Elaine Thompson-Herah knocking on door of Flo-Jo 100m world record after 10.54 clocking in Eugene

·2-min read
 (Getty Images)
(Getty Images)

Elaine Thompson-Herah marked her first race since completing an Olympic “double-double” by running the second-fastest 100m in history at the Prefontaine Classic in Eugene.

The Jamaican, who defended her 100m and 200m titles in Tokyo, won in 10.54, just 0.05seconds off Florence Griffith Joyner’s much-disputed 1988 world record.

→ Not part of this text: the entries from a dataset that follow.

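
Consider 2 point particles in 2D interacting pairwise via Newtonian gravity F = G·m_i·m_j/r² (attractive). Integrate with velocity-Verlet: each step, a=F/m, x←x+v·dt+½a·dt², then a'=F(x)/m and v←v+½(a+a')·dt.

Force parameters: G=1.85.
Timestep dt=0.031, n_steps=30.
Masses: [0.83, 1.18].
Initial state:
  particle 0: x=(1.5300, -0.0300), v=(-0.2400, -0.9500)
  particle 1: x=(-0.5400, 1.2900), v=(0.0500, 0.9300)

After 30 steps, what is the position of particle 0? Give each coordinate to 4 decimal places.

step 0: x0=(1.5300, -0.0300) x1=(-0.5400, 1.2900)
step 1: x0=(1.5224, -0.0594) x1=(-0.5383, 1.3188)
step 2: x0=(1.5145, -0.0885) x1=(-0.5365, 1.3474)
step 3: x0=(1.5064, -0.1175) x1=(-0.5344, 1.3759)
step 4: x0=(1.4980, -0.1463) x1=(-0.5322, 1.4043)
step 5: x0=(1.4893, -0.1749) x1=(-0.5298, 1.4325)
step 6: x0=(1.4804, -0.2033) x1=(-0.5272, 1.4606)
step 7: x0=(1.4713, -0.2314) x1=(-0.5245, 1.4885)
step 8: x0=(1.4619, -0.2594) x1=(-0.5216, 1.5163)
step 9: x0=(1.4523, -0.2872) x1=(-0.5185, 1.5440)
step 10: x0=(1.4425, -0.3148) x1=(-0.5153, 1.5715)
step 11: x0=(1.4325, -0.3422) x1=(-0.5119, 1.5989)
step 12: x0=(1.4223, -0.3695) x1=(-0.5084, 1.6261)
step 13: x0=(1.4118, -0.3965) x1=(-0.5048, 1.6533)
step 14: x0=(1.4013, -0.4233) x1=(-0.5010, 1.6802)
step 15: x0=(1.3905, -0.4499) x1=(-0.4971, 1.7071)
step 16: x0=(1.3796, -0.4763) x1=(-0.4931, 1.7338)
step 17: x0=(1.3685, -0.5026) x1=(-0.4890, 1.7604)
step 18: x0=(1.3573, -0.5286) x1=(-0.4848, 1.7868)
step 19: x0=(1.3459, -0.5545) x1=(-0.4805, 1.8131)
step 20: x0=(1.3343, -0.5802) x1=(-0.4760, 1.8393)
step 21: x0=(1.3227, -0.6057) x1=(-0.4715, 1.8653)
step 22: x0=(1.3108, -0.6310) x1=(-0.4669, 1.8913)
step 23: x0=(1.2989, -0.6561) x1=(-0.4622, 1.9171)
step 24: x0=(1.2869, -0.6811) x1=(-0.4574, 1.9427)
step 25: x0=(1.2747, -0.7058) x1=(-0.4525, 1.9683)
step 26: x0=(1.2624, -0.7305) x1=(-0.4475, 1.9937)
step 27: x0=(1.2500, -0.7549) x1=(-0.4425, 2.0190)
step 28: x0=(1.2375, -0.7791) x1=(-0.4374, 2.0442)
step 29: x0=(1.2249, -0.8032) x1=(-0.4322, 2.0692)
step 30: x0=(1.2122, -0.8272) x1=(-0.4270, 2.0942)

(1.2122, -0.8272)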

In a repeat of the Tokyo podium, compatriots Shelly-Ann Fraser-Pryce and Shericka Jackson finished second and third respectively.

American She’Carri Richardson, who was forced to miss the Olympics after serving a one-month ban due to a positive test for cannabis, was making her return to action but finished a distant last in 11.14.

Several of Britain’s Tokyo heroins were in action but struggled to replicate their medal-winning form of a couple of weeks ago.

Keely Hodgkinson, who took silver in the women’s 800m, finished fifth as Olympic champion Athing Mu set a new American record of 1:55.04 with a runaway victory, while there was also a wide-margin success for Faith Kipyegon as she backed up her 1500m win in Tokyo with a 3:53.23 triumph at the new Hayward Field. Britain’s Laura Muir, who had finished second to the Kenyan at the Olympics, was 12th.

Olympic bronze medallist Holly Bradshaw had to settle for second in the women’s pole vault with a best clearance of 4.72m also America’s Katie Nageotte took the win with a third-time vault over 4.82m.

Dina Asher-Smith returned to individual competition for the first time since failing to qualify for the 100m final in Tokyo and finished third in the 200m in 22.06 behind Switzerland’s Mujinga Kambundji.

Elsewhere, Canada’s Andre de Grasse took 100m victory in 9.74 as eight men broke 10 seconds in a heavily wind-assisted race, but Noah Lyles’ blistering 19.52 over 200m was just about wind legal as the American put the disappointment of bronze in Japan behind him with the second-fastest run of his career.